I was reflecting on how belonging works in the context of my kids and their friends over the years.
That group of boys and girls from one son’s kindergarten class are now pursuing graduate degrees, advancing their careers, and attending each other’s weddings. This group played together, did sports together, studied together, grew up together. Some he’s still close with, some less so. One has an adopted sibling of a different race who is exploring their heritage, one struggles with substance abuse, one has a disabled sibling, one overcame an eating disorder, one navigated their gender transition process, another has two moms. My other son also had friends with disabilities, learning differences, same-sex parents.
Non-straight parents were normal for my sons and these classmates. The fact that one buddy’s mom gave birth to both kids in that family, while another friend’s moms took turns, was not a thing. Any more than families who had blended their children or adopted children or had multi-racial children or triplets or an only child or twelve children (well, that was rather exceptional!)
Diversity, equity, inclusion, and belonging are powerful – and necessary, and I’m proud to see my boys being allies. It’s borne from their experiences, frame of reference, and sense of what equity & equality looks like, and it is intentional.

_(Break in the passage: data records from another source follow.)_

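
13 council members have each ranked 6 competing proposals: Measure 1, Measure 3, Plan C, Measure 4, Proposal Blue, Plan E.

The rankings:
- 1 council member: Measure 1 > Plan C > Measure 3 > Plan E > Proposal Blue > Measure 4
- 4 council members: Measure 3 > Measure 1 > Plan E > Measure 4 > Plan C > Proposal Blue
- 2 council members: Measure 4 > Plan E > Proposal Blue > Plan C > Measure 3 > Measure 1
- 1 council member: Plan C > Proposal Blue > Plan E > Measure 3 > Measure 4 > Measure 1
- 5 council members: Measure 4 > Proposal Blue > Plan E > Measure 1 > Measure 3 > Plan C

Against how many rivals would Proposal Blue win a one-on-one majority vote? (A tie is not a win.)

3

Proposal Blue against each rival (13 council members):
Proposal Blue vs Measure 1: 8 to 5, Proposal Blue.
Proposal Blue vs Measure 3: Proposal Blue, 8–5.
Proposal Blue vs Plan C: Proposal Blue, 7–6.
Proposal Blue–Measure 4: Measure 4 11–2.
Proposal Blue–Plan E: Plan E 7–6.
Proposal Blue beats Measure 1, Measure 3, Plan C; loses to Measure 4, Plan E — 3 pairwise wins.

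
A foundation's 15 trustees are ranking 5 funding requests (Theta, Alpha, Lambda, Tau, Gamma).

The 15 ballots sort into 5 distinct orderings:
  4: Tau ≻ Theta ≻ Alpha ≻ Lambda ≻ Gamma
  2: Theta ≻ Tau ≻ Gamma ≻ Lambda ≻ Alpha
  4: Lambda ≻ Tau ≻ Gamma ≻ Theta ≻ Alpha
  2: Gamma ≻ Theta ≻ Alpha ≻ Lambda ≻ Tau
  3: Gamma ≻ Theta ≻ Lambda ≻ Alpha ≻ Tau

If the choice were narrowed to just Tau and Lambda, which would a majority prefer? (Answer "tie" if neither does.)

Ballots ranking Tau above Lambda: 4 + 2 = 6.
Ballots ranking Lambda above Tau: 15 − 6 = 9.
Lambda wins the head-to-head 9–6.

Lambda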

There is no one right way to be a great ally, but here are seven ways to be more supportive and impactful.
- Think of ‘ally’ as an action rather than a label
It is easy to call yourself an ally, but the label alone isn’t enough. To be an effective ally you need to be willing to be consistent in your support of LGBTQ rights and defend people against discrimination. It takes all of us to make true acceptance and respect happen.

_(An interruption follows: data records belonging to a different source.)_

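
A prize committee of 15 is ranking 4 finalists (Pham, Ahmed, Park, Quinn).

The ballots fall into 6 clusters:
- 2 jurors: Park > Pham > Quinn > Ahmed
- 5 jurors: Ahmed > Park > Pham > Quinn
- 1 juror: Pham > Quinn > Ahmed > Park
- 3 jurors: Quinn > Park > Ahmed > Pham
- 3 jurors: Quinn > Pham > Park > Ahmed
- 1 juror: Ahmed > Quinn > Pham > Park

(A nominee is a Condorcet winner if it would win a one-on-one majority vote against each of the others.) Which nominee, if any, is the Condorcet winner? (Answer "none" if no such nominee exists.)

none

Check each pair by majority over 15 ballots:
Pham vs Ahmed: Ahmed wins 9–6.
Pham vs Park: Park, 10–5.
Pham vs Quinn: Pham preferred on 2+5+1 = 8 ballots; Pham wins 8–7.
Ahmed vs Park: Ahmed preferred on 5+1+1 = 7 ballots; Park wins 8–7.
Ahmed vs Quinn: Ahmed is ranked higher on 5+1 = 6 ballots, Quinn on 9. Quinn wins 9–6.
Park vs Quinn: 2+5 = 7 for Park, 8 for Quinn — Quinn by 8–7.
No nominee is unbeaten: Pham loses to Ahmed; Ahmed loses to Park; Park loses to Quinn; Quinn loses to Pham. In particular Pham → Quinn → Ahmed → Pham is a majority cycle — no Condorcet winner exists.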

- Be open to learn, listen and educate yourself
Part of being supportive to LGBTQ individuals is developing a true understanding of how the world views and treats them. It sounds obvious, but to learn, you need to be willing and open to truly listen. Listen to personal stories and ask questions respectfully. Take it upon yourself to learn about LGBTQ history, terminology, and the struggles this community faces.
- Check your privilege
Most of us (including those within the LGBTQ community) have some type of privilege – whether it’s race, class, education, being cis-gendered, able-bodied, or straight. Being privileged doesn’t mean that you’ve not had your share of struggles in life. It just means that there are some things you won’t ever have to think or worry about just because of the way you were born. Understanding your own privileges can help you empathize with marginalized or oppressed groups.
- Don’t assume
Don’t assume that all your friends, co-workers, and acquaintances are straight. Don’t assume someone’s gender or pronouns. LGBTQ people don’t look a particular way. Not making assumptions will give everyone the space they need to be their authentic self.

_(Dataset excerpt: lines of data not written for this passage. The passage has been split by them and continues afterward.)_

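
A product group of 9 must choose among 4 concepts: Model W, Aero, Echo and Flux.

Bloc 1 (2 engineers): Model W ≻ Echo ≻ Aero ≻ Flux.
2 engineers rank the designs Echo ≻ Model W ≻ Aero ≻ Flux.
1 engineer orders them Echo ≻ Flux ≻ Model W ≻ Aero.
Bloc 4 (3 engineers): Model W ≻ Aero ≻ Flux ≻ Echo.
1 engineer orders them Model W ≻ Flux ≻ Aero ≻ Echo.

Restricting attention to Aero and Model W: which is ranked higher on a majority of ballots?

Model W

No ballot ranks Aero above Model W: 0.
Ballots ranking Model W above Aero: 9 − 0 = 9.
Model W wins the head-to-head 9–0.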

- Confront your own prejudices and unconscious bias
Being an ally means you need to challenge any bias, stereotypes, and assumptions you didn’t realize you had. Think about the pronouns you use, the jokes you laugh at, and the assumptions you make based on how someone looks or acts. Being a better ally means being open to the idea of being wrong sometimes and being willing to work on it.
- Know that language matters
We form human connections through language. Most of us respect when someone changes their nickname – accommodating people’s preferred names and pronouns is no different. If you are unsure of someone’s pronoun or label, just ask respectfully. Try integrating inclusive language by using gender neutral terms such as ‘partner’ and ‘they/them’. Consciously watch for any unintentionally offensive language you may use every day.
- Know that you will mess up sometimes – breathe, apologize, and ask for guidance
Accidentally assumed someone’s label? Having a conversation about someone and unintentionally used the wrong pronoun? It happens – apologize and correct yourself. People will appreciate your honesty and effort!
June is Pride Month, which means I’m even more conscious about being an effective ally. The powerful thing about being an ally for one group of people is that it can open your eyes to be an ally for everyone. People don’t fit into just one box. If someone who identifies as LGBTQ is also a person of color or also lives with a disability, they might be discriminated against because of each of these identities. So, when you stand up for one marginalized group, you’re standing up for them all.
Be an ally and actively promote diversity, equity, inclusion, and belonging by fighting for equality for everyone, regardless of their race, gender identity, disability, or sexual preference.